Summary
Removes the income limit for health insurance tax credits, making coverage more affordable by capping what people pay based on their income.
What problem does this solve?
Many people earn too much to get help paying for health insurance, but they still cannot afford the high costs. This bill removes the income limit and caps insurance payments at 8.5% of a person's income, so more people can get help.
What does this bill do?
Removes the income cap for tax credits
Eliminates the rule that stopped people from getting help if their income was over 400% of the federal poverty line. Now, more people can qualify for assistance.

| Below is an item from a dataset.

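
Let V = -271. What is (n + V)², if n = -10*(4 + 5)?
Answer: 130321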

Lowers insurance costs for many
Changes the rules so no one pays more than 8.5% of their income for a benchmark health plan. It also makes plans free for people with incomes up to 150% of the poverty line.
Reference
Text:
Section:
Sec. 2(b)(2)
Header:
Conforming amendments relating to affordability of coverage
Updates related tax rules
Makes several small, technical changes to other parts of the tax law to make sure all the rules for health insurance affordability work together correctly.
Who does this affect?
- Middle-income individuals and families
- People who buy health insurance on the marketplace
- Low-income individuals
What is the real world impact?
•
Makes health insurance more affordable
Lowers costs for people who buy their own health insurance by removing the income limit for financial help. This helps middle-income families who did not qualify for help before.
•
Increases government spending
Expanding these tax credits means the government will spend more money. This could lead to higher taxes or add to the national debt in the future.
When does this start?
The changes would apply to tax years starting after December 31, 2025.